Desmond Schmidt’s recent article in the Journal of TEI about how to create a truly portable and interoperable digital scholarly editions came at an opportune time for me. DCC is entering into a relationship with Open Book Publishers in Cambridge to exchange our (Creative Commons licensed) content. They will publish some of our commentaries as books and eBooks, and we will publish some of their book commentaries as multimedia, web-based editions. But how to actually make the transference?
We are starting by delivering Bret Mulligan’s commentary on Nepos’ Life of Hannibal. OBP needs it in a format they can use and set in InDesign and publish in EPUB. But how should the transfer happen? How can we actually share the open licensed scholarly content of DCC so it can actually be re-purposed and pe-published in different formats? Not easily, it turns out. Our commentaries are just html pages in Drupal, not XML based and TEI tagged documents, and thus, in the view of one early critic of the project, “not truly digital.” XML-TEI is intended as a universal standard for editing and tagging documents of all kinds, and not adopting that for our project was at the time a decision based on cost. Anyway, after various investigations on the OBP side it turned out the best way for us to get our commentaries is to OBP deliver the via . . . wait for it . . . Microsoft Word–with all the labor and possibilities for error that that involves.
Wouldn’t things be better if our texts were marked up in XML-TEI? No, according to Schmidt. He argues, in effect, that TEI is actually hindering the sharing of digital scholarly editions. The problem is the subjectivity of TEI tagging and the diversity of the tags themselves, which in Schmidt’s view makes true interoperability of scholarly editions in TEI a pipe dream. The solution he proposes, as I understand it, is to get all the tags and metadata out completely and into separate files, preserving the text as plain text (in multiple versions if we are dealing with revisions or variants). He is evidently developing an editing environment which ends up creating zipped files that completely separate the text itself, annotation data that points back to the text, and metadata. A few choice quotes:
Syd Bauman (2011), one of the original editors of TEI P5, has since observed that interoperability of TEI-encoded texts today—that is, the exchange of unmodified TEI files between different programs—is “impossible.” (9)
One obvious remedy to this problem is to remove the main source of non-interoperability, namely the embedded markup itself, from the text. By removing it, the part which contains all the significant interpretation can later be added or substituted at will. (21)
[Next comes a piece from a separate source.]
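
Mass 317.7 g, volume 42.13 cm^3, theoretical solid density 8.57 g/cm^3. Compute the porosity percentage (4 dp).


rho_part = 317.7 / 42.13 = 7.54094469 g/cm^3
Porosity = (1 - 7.54094469/8.57)*100 = 12.0076 %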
What remains when the markup is removed is a residue of plain text that is highly interoperable, which can be exchanged with other researchers, just as the files on Gutenberg.org are downloaded by the tens of thousands every day (Leibert 2008). However, if one suggests this to someone who regularly uses TEI-XML, the immediate objection is made that this will solve nothing, because even plain ASCII texts are still an interpretation of what the transcriber sees on the page (e.g. Sperberg-McQueen 1991, 35). This point, although valid to a degree, misses an important distinction. (22)
And it goes on in this interesting vein. I would love to hear from people who are wiser and more experienced than I am about Schmidt’s critique of embedded TEI annotation and his proposed solution. In the meantime, I need to go format some stuff in Microsoft Word.
Why not to share the materials in PDF? I just have searched the Drupal community and there are tools to export Drupal pages to PDF. This would be pretty suiting format.
Thanks for the comment! Pdf is actually part of the plan with Open Book Publishers. We’ve always been proud that are stuff is not “just a pdf,” and that is has lots of links and multimedia. But I recognize that people would sometimes like something static, especially to print out. We’ve been much more focused on developing dynamic digital content, and don’t have the skills to type set well, so the partnership with OBP is really attractive for this reason. They can do the pdfs and do them well.
Have you seen Pandoc? It can read HTML and DOCX (among other things) very well, and can spit out wonderfully clean files in EPUB, InDesign format, you name it. Absolutely brilliant (and designed by a philosophy professor).
The Schmidt article is interesting, but I feel that he is offering a technological solution to a political problem. We make editions the way we do not because it’s the best way of doing it, but because there is almost nobody who publishes peer-reviewed digital editions, and we haven’t built up enough of a critical mass to make it worthwhile to go beyond our print-oriented software. Similarly, TEI isn’t interoperable so much because of the technology (though there are some issues there) as because we simply haven’t agreed on what information needs to be included in a typical digital edition, or come up with a standard way of modelling that information.
Thank you very much, Andrew, I had not seen Pandoc. I will give it a spin! And you are definitely singing my song when it comes to the _human_ aspects of this problem. It’s one thing to design the house and fix the plumbing. Who is going to move in? Peer review is the essential piece, the sine qua non for long term flourishing, and that’s a big part of what DCC is trying to provide.
I second Pandoc. Have you heard of Markdown? You may find it useful if you want to store texts in plain text format but still need to keep some formatting information. Pandoc can convert to just about anything, including HTML, Word, and PDF via LaTeX.